Abstract 156: Endogenous Cardiomyocyte Dedifferentiation and Cycling Revealed by Single-Cell Imaging and Single-Nucleus Transcriptomic Analysis

Although the mammalian heart had been recognized as a post-mitotic non-regenerative organ, recent evidence demonstrated a measurable cardiomyocyte (CM) renewal at low rates in normal hearts and augmented in post-injury myocardium. However, the resources and cellular processes of such a new CM formation, and the underlying molecular programs remained largely undetermined. While CMs in neonatal hearts or adult CMs in tissue culture can undergo (partial) dedifferentiation and proliferation, the roles of in vivo CM dedifferentiation and cycling were unclear. Here, we report a multi-reporter transgenic mouse models featuring efficient adult CM (ACM) genetic cell fate mapping and real-time CM dedifferentiation reporting.
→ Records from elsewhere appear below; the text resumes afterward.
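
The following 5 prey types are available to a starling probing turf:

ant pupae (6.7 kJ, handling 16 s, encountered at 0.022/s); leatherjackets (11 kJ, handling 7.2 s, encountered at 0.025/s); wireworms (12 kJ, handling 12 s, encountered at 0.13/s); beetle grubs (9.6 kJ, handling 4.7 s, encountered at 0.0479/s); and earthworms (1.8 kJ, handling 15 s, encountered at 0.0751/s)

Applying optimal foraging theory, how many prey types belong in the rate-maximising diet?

Profitabilities (E/h, kJ/s): beetle grubs 2.04, leatherjackets 1.53, wireworms 1, ant pupae 0.419, earthworms 0.12. Add prey in this order while the next type's profitability exceeds the intake rate on those already taken.
Rate on top 1: 0.3753. leatherjackets: 1.53 > 0.3753 → include.
Rate on top 2: 0.523. wireworms: 1 > 0.523 → include.
Rate on top 3: 0.7739. ant pupae: 0.419 < 0.7739 → exclude; stop.
Optimal diet: beetle grubs, leatherjackets, wireworms — 3 of 5 types.

3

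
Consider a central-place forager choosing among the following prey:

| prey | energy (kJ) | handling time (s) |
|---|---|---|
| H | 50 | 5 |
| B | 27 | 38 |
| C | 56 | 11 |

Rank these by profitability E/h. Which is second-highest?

C

In descending order of E/h:
H: 50/5 = 10 kJ/s
C: 56/11 = 5.09 kJ/s
B: 27/38 = 0.711 kJ/s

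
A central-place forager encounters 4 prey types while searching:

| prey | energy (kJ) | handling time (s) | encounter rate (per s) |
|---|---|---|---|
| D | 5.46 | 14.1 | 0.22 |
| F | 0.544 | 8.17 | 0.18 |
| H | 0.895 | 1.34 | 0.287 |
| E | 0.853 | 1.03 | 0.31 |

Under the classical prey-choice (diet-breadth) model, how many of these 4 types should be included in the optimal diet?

E/h in descending order: E 0.828, H 0.668, D 0.387, F 0.0666 kJ/s. The optimal diet is the largest prefix of this list for which every included type satisfies E_i/h_i > R on the types above it.
Rate on top 1: 0.2004. H: 0.668 > 0.2004 → include.
Rate on top 2: 0.3059. D: 0.387 > 0.3059 → include.
Rate on top 3: 0.3584. F: 0.0666 < 0.3584 → exclude; stop.
Optimal diet: E, H, D — 3 of 4 types.

3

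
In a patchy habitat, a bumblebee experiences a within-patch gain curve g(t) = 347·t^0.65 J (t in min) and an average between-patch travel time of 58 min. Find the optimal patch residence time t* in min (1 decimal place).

107.7 min

Optimal t* satisfies g'(t*) = g(t*)/(T + t*).
g'(t) = 0.65·347·t^-0.35. Setting 0.65·347·t^-0.35 = 347·t^0.65/(58+t) gives 0.65(58+t) = t, so 0.35·t = 0.65×58.
t* = 0.65×58/0.35 = 107.7 min.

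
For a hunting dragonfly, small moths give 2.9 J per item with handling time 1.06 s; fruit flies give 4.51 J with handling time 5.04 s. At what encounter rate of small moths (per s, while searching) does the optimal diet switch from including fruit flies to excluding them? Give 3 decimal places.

Drop fruit flies once their profitability E₂/h₂ falls below the rate achievable on small moths alone: E₂/h₂ = λE₁/(1 + λh₁).
Solve for λ: λE₁h₂ = E₂(1 + λh₁) → λ(E₁h₂ − E₂h₁) = E₂ → λ = E₂/(E₁h₂ − E₂h₁).
λ = 4.51/(2.9×5.04 − 4.51×1.06) = 4.51/9.835 = 0.4585 per s.

0.459 per s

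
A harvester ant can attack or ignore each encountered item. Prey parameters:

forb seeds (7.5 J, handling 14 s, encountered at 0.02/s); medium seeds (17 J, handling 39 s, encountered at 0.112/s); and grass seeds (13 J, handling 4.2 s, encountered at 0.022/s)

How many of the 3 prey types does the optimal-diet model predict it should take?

E/h in descending order: grass seeds 3.1, forb seeds 0.536, medium seeds 0.436 J/s. The optimal diet is the largest prefix of this list for which every included type satisfies E_i/h_i > R on the types above it.
Rate on top 1: 0.2618. forb seeds: 0.536 > 0.2618 → include.
Rate on top 2: 0.3177. medium seeds: 0.436 > 0.3177 → include.
Optimal diet: grass seeds, forb seeds, medium seeds — 3 of 3 types.

3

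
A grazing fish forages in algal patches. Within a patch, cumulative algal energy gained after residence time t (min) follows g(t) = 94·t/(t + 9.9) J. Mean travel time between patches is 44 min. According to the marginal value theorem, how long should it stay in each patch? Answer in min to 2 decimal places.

20.87 min

Optimal t* satisfies g'(t*) = g(t*)/(T + t*).
g'(t) = 94·9.9/(t + 9.9)². Setting 94·9.9/(t+9.9)² = 94t/[(t+9.9)(44+t)] gives 9.9(44+t) = t(t+9.9), so t² = 9.9×44 = 435.6.
t* = √435.6 = 20.87 min.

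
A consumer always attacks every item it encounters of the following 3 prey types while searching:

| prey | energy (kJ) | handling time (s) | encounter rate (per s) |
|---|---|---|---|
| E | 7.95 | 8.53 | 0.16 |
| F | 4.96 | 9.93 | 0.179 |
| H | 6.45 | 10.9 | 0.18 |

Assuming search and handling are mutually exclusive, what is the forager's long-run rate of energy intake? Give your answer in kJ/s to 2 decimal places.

0.54 kJ/s

R = Σλ_iE_i / (1 + Σλ_ih_i)
Numerator: 0.16×7.95 + 0.179×4.96 + 0.18×6.45 = 3.321
Denominator: 1 + 0.16×8.53 + 0.179×9.93 + 0.18×10.9 = 6.104
R = 3.321/6.104 = 0.544 kJ/s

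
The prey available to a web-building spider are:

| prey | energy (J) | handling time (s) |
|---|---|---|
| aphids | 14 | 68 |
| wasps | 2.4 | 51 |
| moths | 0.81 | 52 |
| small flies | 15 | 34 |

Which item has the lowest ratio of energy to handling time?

Profitability E/h (J/s): aphids = 14/68 = 0.206, wasps = 2.4/51 = 0.0471, moths = 0.81/52 = 0.0156, small flies = 15/34 = 0.441.
Ranked: small flies > aphids > wasps > moths.

moths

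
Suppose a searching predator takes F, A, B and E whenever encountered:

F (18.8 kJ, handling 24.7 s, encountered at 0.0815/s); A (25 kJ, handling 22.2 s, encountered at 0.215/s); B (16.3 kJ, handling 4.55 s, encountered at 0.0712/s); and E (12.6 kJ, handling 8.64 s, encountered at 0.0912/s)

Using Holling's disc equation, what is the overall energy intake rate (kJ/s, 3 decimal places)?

1.036 kJ/s

Energy encountered per unit search time: 0.0815×18.8 + 0.215×25 + 0.0712×16.3 + 0.0912×12.6 = 9.217 kJ/s.
Handling time per unit search time: 0.0815×24.7 + 0.215×22.2 + 0.0712×4.55 + 0.0912×8.64 = 7.898.
Rate = 9.217/(1 + 7.898) = 1.036 kJ/s.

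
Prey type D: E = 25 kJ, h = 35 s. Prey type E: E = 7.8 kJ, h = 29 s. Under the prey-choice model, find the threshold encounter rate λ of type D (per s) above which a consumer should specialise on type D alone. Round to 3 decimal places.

0.017 per s

The zero-one rule: include type E iff E₂/h₂ > λE₁/(1+λh₁). Equality gives the switch point.
λE₁h₂ = E₂ + λE₂h₁ ⇒ λ = E₂/(E₁h₂ − E₂h₁) = 7.8/(725 − 273) = 0.01726 per s.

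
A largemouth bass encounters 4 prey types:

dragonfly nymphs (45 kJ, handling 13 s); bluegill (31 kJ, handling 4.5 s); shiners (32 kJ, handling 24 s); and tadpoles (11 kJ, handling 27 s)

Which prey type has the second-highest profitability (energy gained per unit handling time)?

Profitability E/h (kJ/s): dragonfly nymphs = 45/13 = 3.46, bluegill = 31/4.5 = 6.89, shiners = 32/24 = 1.33, tadpoles = 11/27 = 0.407.
Ranked: bluegill > dragonfly nymphs > shiners > tadpoles.

dragonfly nymphs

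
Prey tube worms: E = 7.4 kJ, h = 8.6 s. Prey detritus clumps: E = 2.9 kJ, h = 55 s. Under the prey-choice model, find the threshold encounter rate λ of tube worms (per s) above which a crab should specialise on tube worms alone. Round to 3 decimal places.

0.008 per s

At the threshold, the rate on tube worms alone equals the profitability of detritus clumps: λ·7.4/(1 + λ·8.6) = 2.9/55 = 0.05273.
Rearranging, λ(7.4 − 0.05273×8.6) = 0.05273, so λ = 0.05273/6.947 = 0.00759 per s.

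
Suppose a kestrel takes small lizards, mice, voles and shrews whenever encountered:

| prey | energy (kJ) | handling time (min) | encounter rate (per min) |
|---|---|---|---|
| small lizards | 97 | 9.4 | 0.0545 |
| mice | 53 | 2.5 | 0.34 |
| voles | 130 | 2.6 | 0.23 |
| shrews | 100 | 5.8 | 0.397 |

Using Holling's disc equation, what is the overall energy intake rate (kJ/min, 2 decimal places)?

17.65 kJ/min

R = Σλ_iE_i / (1 + Σλ_ih_i)
Numerator: 0.0545×97 + 0.34×53 + 0.23×130 + 0.397×100 = 92.91
Denominator: 1 + 0.0545×9.4 + 0.34×2.5 + 0.23×2.6 + 0.397×5.8 = 5.263
R = 92.91/5.263 = 17.65 kJ/min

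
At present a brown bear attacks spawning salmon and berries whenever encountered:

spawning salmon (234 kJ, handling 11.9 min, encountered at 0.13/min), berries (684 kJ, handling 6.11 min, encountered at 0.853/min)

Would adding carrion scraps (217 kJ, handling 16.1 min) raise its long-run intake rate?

No

On spawning salmon and berries alone, R = ΣλE/(1+Σλh) = 613.9/7.759 = 79.12 kJ/min.
carrion scraps: E/h = 217/16.1 = 13.48 kJ/min.
Since 13.48 < R, time spent handling carrion scraps is better spent searching.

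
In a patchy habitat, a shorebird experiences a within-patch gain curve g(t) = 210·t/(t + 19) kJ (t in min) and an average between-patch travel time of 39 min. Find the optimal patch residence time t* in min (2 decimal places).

27.22 min

By the marginal value theorem, leave when the instantaneous gain rate g'(t) equals the habitat-wide average g(t)/(T + t).
g'(t) = 210·19/(t + 19)². Setting 210·19/(t+19)² = 210t/[(t+19)(39+t)] gives 19(39+t) = t(t+19), so t² = 19×39 = 741.
t* = √741 = 27.22 min.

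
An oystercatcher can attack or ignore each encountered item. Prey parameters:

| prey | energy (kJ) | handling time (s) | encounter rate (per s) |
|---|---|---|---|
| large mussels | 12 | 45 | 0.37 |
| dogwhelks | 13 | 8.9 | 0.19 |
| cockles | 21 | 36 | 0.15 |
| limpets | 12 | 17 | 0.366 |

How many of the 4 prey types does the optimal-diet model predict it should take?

E/h in descending order: dogwhelks 1.46, limpets 0.706, cockles 0.583, large mussels 0.267 kJ/s. The optimal diet is the largest prefix of this list for which every included type satisfies E_i/h_i > R on the types above it.
Rate on top 1: 0.9179. limpets: 0.706 < 0.9179 → exclude; stop.
Optimal diet: dogwhelks — 1 of 4 types.

1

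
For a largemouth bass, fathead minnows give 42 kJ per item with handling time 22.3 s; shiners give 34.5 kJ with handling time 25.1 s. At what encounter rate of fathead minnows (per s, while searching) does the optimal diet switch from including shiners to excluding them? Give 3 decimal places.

0.121 per s

The zero-one rule: include shiners iff E₂/h₂ > λE₁/(1+λh₁). Equality gives the switch point.
λE₁h₂ = E₂ + λE₂h₁ ⇒ λ = E₂/(E₁h₂ − E₂h₁) = 34.5/(1054 − 769.4) = 0.1211 per s.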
In this triple-transgenic model, upon tamoxifen-induced gene recombination, only ACMs switched from expressing red fluorescent protein (RFP) to green fluorescent protein (GFP), and non-CMs remained expressing RFP. The nuclear blue fluorescent protein (BFP) signal was expressed in normal mature ACMs but reduced in neonatal or cultured dedifferentiated ACMs. Hence, all 4 plausible modes of new CM formation can be visualized using this model. Using ImageStream for single-cell imaging analysis, we demonstrated that non-myocytes (including putative cardiac progenitor cells) contributed negligibly to new ACM formation at baseline or after myocardial infarction (MI). In contrast, there was a significant increase in dedifferentiated (e.g. GFP + BFP - ) CMs in post-MI hearts compared to the sham. Cell cycling activity was enhanced within the dedifferentiated CM population compared to normal ACMs (GFP + BFP + ). Furthermore, we applied massive whole-heart single-nucleus RNA-seq to dissect the transcriptomes of dedifferentiated CMs. We found that CMs in post-MI hearts identified with dedifferentiation reporter had significant down-regulations of genes in networks for hypertrophic growth, cardiac contractile functions and metabolism, but up-regulation in signaling pathways for cell survival, active cell cycle and proliferation. Therefore, cellular dedifferentiation may be an important prerequisite for endogenous CM cell cycling and proliferation and explain the measurable cardiac myogenesis seen after MI.